RESCATES
› Por Malena Rey
¿Sabremos alguna vez quién fue Nora Barnacle? ¿Podremos, a partir de la reconstrucción de su vida, llegar a una versión más o menos acabada de su figura, de su pensamiento? La respuesta es no. Como sucede en tantos casos, ella quedará en la historia por ser “la mujer de”: no hay escritos ni documentos suyos de primera mano, no hay grabaciones, sino sólo fotografías y testimonios de otros, en especial de su compañero y marido: James Joyce. Nora es la versión que Joyce construye de ella. Ni siquiera el film Nora, de 2000, con Susan Lynch y Ewan McGregor encarnando al matrimonio, logra hacerle justicia: según esta historia novelada y pintoresca, Nora era una muchacha pasional y rebelde que amaba en exceso y sufría por culpa de Joyce. Tampoco los libros sobre la pareja la pintan de carne y hueso: para algunos biógrafos, ella es el correlato real de Molly Bloom, el personaje femenino más importante del Ulises de su marido.
Nora nació en Galway, Irlanda, en 1884, hija de un panadero analfabeto y de una madre costurera, y recibió educación en un convento. Después de un romance tórrido con un hombre mayor, su tío la envió a Dublín y allí conoció al escritor. La primera cita de la pareja tuvo lugar el 16 de junio de 1904 (tal sensación debe haber causado en Joyce ese día que todo el Ulises transcurre la misma jornada) y no se casaron hasta 1931, cosa rara para la época.
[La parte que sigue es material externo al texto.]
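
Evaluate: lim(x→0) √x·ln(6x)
This is a 0·∞ indeterminate form.

Rewrite 0·∞ as a quotient (0/0 or ∞/∞ form), then apply L'Hôpital's rule:
  lim(x→0) √x·ln(6x) = 0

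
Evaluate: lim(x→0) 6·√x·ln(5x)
This is a 0·∞ indeterminate form.

Rewrite 0·∞ as a quotient (0/0 or ∞/∞ form), then apply L'Hôpital's rule:
  lim(x→0) 6·√x·ln(5x) = 0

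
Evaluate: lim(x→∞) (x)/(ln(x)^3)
This is an ∞/∞ indeterminate form.

Apply L'Hôpital's rule: differentiate numerator and denominator separately.
  f(x) = x   ⇒   f'(x) = 1
  g(x) = ln(x)^3   ⇒   g'(x) = 3·ln(x)^2/x
  lim(x→∞) f'(x)/g'(x) = lim(x→∞) (1)/(3·ln(x)^2/x)
  = ∞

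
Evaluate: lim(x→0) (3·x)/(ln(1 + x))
This is a 0/0 indeterminate form.

Apply L'Hôpital's rule: differentiate numerator and denominator separately.
  f(x) = 3·x   ⇒   f'(x) = 3
  g(x) = ln(x + 1)   ⇒   g'(x) = 1/(x + 1)
  lim(x→0) f'(x)/g'(x) = lim(x→0) (3)/(1/(x + 1))
  = 3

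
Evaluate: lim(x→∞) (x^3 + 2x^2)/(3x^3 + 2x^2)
This is an ∞/∞ indeterminate form.

Apply L'Hôpital's rule: differentiate numerator and denominator separately.
  f(x) = x^3 + 2·x^2   ⇒   f'(x) = 3·x^2 + 4·x
  g(x) = 3·x^3 + 2·x^2   ⇒   g'(x) = 9·x^2 + 4·x
  lim(x→∞) f'(x)/g'(x) = lim(x→∞) (3·x^2 + 4·x)/(9·x^2 + 4·x)
  = 1/3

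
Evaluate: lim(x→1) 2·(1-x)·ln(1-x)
This is a 0·∞ indeterminate form.

Rewrite 0·∞ as a quotient (0/0 or ∞/∞ form), then apply L'Hôpital's rule:
  lim(x→1) 2·(1-x)·ln(1-x) = 0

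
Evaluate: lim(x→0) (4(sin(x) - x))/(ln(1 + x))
This is a 0/0 indeterminate form.

Apply L'Hôpital's rule: differentiate numerator and denominator separately.
  f(x) = -4·x + 4·sin(x)   ⇒   f'(x) = 4·cos(x) - 4
  g(x) = ln(x + 1)   ⇒   g'(x) = 1/(x + 1)
  lim(x→0) f'(x)/g'(x) = lim(x→0) (4·cos(x) - 4)/(1/(x + 1))
  = 0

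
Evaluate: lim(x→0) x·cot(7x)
This is a 0·∞ indeterminate form.

Rewrite 0·∞ as a quotient (0/0 or ∞/∞ form), then apply L'Hôpital's rule:
  lim(x→0) x·cot(7x) = 1/7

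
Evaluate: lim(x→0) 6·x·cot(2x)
This is a 0·∞ indeterminate form.

Rewrite 0·∞ as a quotient (0/0 or ∞/∞ form), then apply L'Hôpital's rule:
  lim(x→0) 6·x·cot(2x) = 3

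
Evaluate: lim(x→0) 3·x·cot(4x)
This is a 0·∞ indeterminate form.

Rewrite 0·∞ as a quotient (0/0 or ∞/∞ form), then apply L'Hôpital's rule:
  lim(x→0) 3·x·cot(4x) = 3/4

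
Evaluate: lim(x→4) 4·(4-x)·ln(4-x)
This is a 0·∞ indeterminate form.

Rewrite 0·∞ as a quotient (0/0 or ∞/∞ form), then apply L'Hôpital's rule:
  lim(x→4) 4·(4-x)·ln(4-x) = 0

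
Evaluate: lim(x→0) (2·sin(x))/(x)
This is a 0/0 indeterminate form.

Apply L'Hôpital's rule: differentiate numerator and denominator separately.
  f(x) = 2·sin(x)   ⇒   f'(x) = 2·cos(x)
  g(x) = x   ⇒   g'(x) = 1
  lim(x→0) f'(x)/g'(x) = lim(x→0) (2·cos(x))/(1)
  = 2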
La pareja, que durante largos años vivió en la pobreza, se estableció por períodos en París, Zurich, Roma y Trieste. Joyce murió en 1941, y Nora lo sobrevivió diez años.
Pero revisemos los documentos, considerando que todo libro que se encarga de compilar la correspondencia de alguna celebridad nos da la mitad de la información y nos oculta la otra. Esta injusticia es moneda corriente en los epistolarios: se publica la carta, pero no la contrapartida ni la que motivó esa respuesta, como si en vez de una relación dialógica se tratara de un texto independiente escrito pensando en un destinatario mudo. Uno de los ejemplos más evidentes es el de las cartas de Kafka a Milena y a Felice: sólo adivinamos las palabras de ellas cuando él las glosa o las comenta, pero nunca accedemos a su propia voz. Lo mismo sucede en la correspondencia de James Joyce con su mujer, las ya célebres Cartas de amor a Nora Barnacle, el testimonio escrito de la relación que los unió por años, y de cuyo seno nacieron dos hijos (Giorgio, el preferido de la madre, y Lucia, la preferida del padre, la joven difícil, con diagnóstico de esquizofrenia, que pasaría largos años recluida en un asilo).
Las cartas “de amor” que se conservan son del período anterior a la partida de Dublín, o sea que marcan los comienzos de la relación (1904-1912). Joyce salía frecuentemente de viaje, y pretendía dejar encendida la llama de una pasión perversa en Nora: en ellas no se refiere de forma romántica a sus atributos generales sino en particular a su cuerpo, ese objeto de deseo, ese lugar físico al que quería poseer y que lo encendía: “Estoy todo el día excitado. El amor es un maldito fastidio, especialmente cuando está unido a la lujuria (...). Quizá pienses que mi amor es una cosa sucia. Lo es, querida, en algunos momentos”. Joyce la llama de muchas maneras que van de “queridísima” a “putita”, “Nora pedorra”, o “mi sucia pajarita cogedora”, y narra con detalles escabrosos fantasías fetichistas y escatológicas: “He pensado en ti haciéndome gestos sucios con los labios y la lengua, provocándome con ruidos y palabras obscenas y haciendo ante mí el más sucio y vergonzoso acto del cuerpo”. Contamos entonces con las cartas de la intimidad de la pareja y, como contrapartida, con la célebre obra de Joyce.
¿Qué fue de Nora? ¿Cómo escribía ella? Nunca lo sabremos.